Pembahas: Meri Erlina 0901855
BalasHapusMenurut saya kajian yang disajikan oleh saudari Nurhidayatina diatas sudah cukup baik bahkan dari tema yang diambilpun sangat menarik, akan tetapi saya masih kurang memahami apa yang menjadi permasalahan yang akan dikaji oleh penyaji. Hal ini dapat dilihat dari ketidaksinambungan antara judul dengan isi materi. Dimana isi pembahasan makalah ini lebih kepada kondisi perekonomian Thailand ketika terjadi krisis moneter di negara tersebut. Saya melihat penyaji lebih banyak membahas mengenai krisisnya saja dan ada ketidaksinambungan antara paragraf ke tiga dan ke empat, dimana paragraf ketiga membahas keterpururkan ekonomi dan paragraf ke empat tiba-tiba membahas peningkatan ekspor, menurut saya alangkah lebih baiknya menjelaskan yang menghubungkan antara kedua paragraf itu.
selain itu teori defendensi dan teori ketergantungan tidak dijelaskan secara rinci.

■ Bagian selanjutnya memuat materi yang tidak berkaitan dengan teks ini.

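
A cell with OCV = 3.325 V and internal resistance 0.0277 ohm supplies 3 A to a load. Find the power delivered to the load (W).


Step 1: V_terminal = OCV - I*R = 3.325 - 3 * 0.0277 = 3.2419 V
Step 2: P_out = V_terminal * I = 3.2419 * 3 = 9.726 W

9.726 W


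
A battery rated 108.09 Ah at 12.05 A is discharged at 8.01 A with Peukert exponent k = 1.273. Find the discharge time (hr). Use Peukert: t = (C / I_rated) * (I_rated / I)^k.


Step 1: t_rated = C / I_rated = 108.09 / 12.05 = 8.9701 hr
Step 2: ratio = 12.05 / 8.01 = 1.5044
Step 3: ratio^k = 1.5044^1.273 = 1.6818
Step 4: t = t_rated * ratio^k = 8.9701 * 1.6818 = 15.09 hr

15.09 hr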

Maka dari itu saya sebagai pembahas akan sedikit menambahkan dari apa yang materi yang disajikan oleh penyaji.Menurut beberapa para ahli krisi yang terjadi di Thailad bukan hanya dikarenakan banyaknya investor asing dan penurunan ekspor saja tetapi ada faktor akibat dari real estat. Sebagai contoh, Roehner (1999: 76) percaya bahwa krisis keuangan tahun 1997 di Thailand sebagian dipicu oleh gelembung real.Dalam kasus pembangunan perekonomian Thailan yang dibahas oleh penyaji bila menggunakan pendekatan teori ketergantungan menurut Santos dimana lebih tepat ketergantungan finansial-industri, dikarenakan saat terjadinya krisis perekonomian di Thailand para pengusaha Thailand begitu tergantung kepada peminjaman Bank asing dan para pemilik modal asing, sehingga mereka tidak memikirkan dampak yang terjadi, saat itu uang Thailand turun deratis. Sedangkan bila dilihat dengan teori dependensi implikasi kebijaksanaan pembangunan dengan model dependensi di antaranya adalah negara pinggiran harus memutuskan hubungan dengan negara sentral. Seperti saran Baran dan Frank di atas, hal itu demi berkurang atau bahkan menghilangnya intervensi dan pengaruh asing di negara yang didominasi. Sedangkan dalam kenyataannya Thailand tidak memutuskan hubungan dengan negara senteral, dalam kebijakannya Thailand hanya mengurangi insvestor asing saja.
terimakasih atas kritikan dan sanggahan dari saudara. memang benar isi dari makalah ini tentang kondisi perekonomian thailand ketika terjadi krisis ekonomi namun saya sebagai penyaji telah menyampaikan bagaimana upaya-upaya yang dilakukan pemerintahan Thailand untuk mengatasi perekonomian negaranya. secara tidak langsung itu merupakan pembangunan ekonomi yang dilakukan Thailand yang menurut saya isi dan judulnya berkesinambungan tidak seperti yang anda katakan.
Hapusuntuk yang paragraf ketiga yang membahas tentang keterpurukan ekonomi dan di paragraf empat membahas peningkatan ekspor, memang agak sedikit kurang nyambung namun menurut saya sudah agak baik karna setelah menjelaskan keterpurukan menjelaskan peningkatan ekspor, memang cara menghubungkannya masih kurang sempurna. terimakasih atas kritikan saudara, semoga saya bisa lebih baik kedepannya.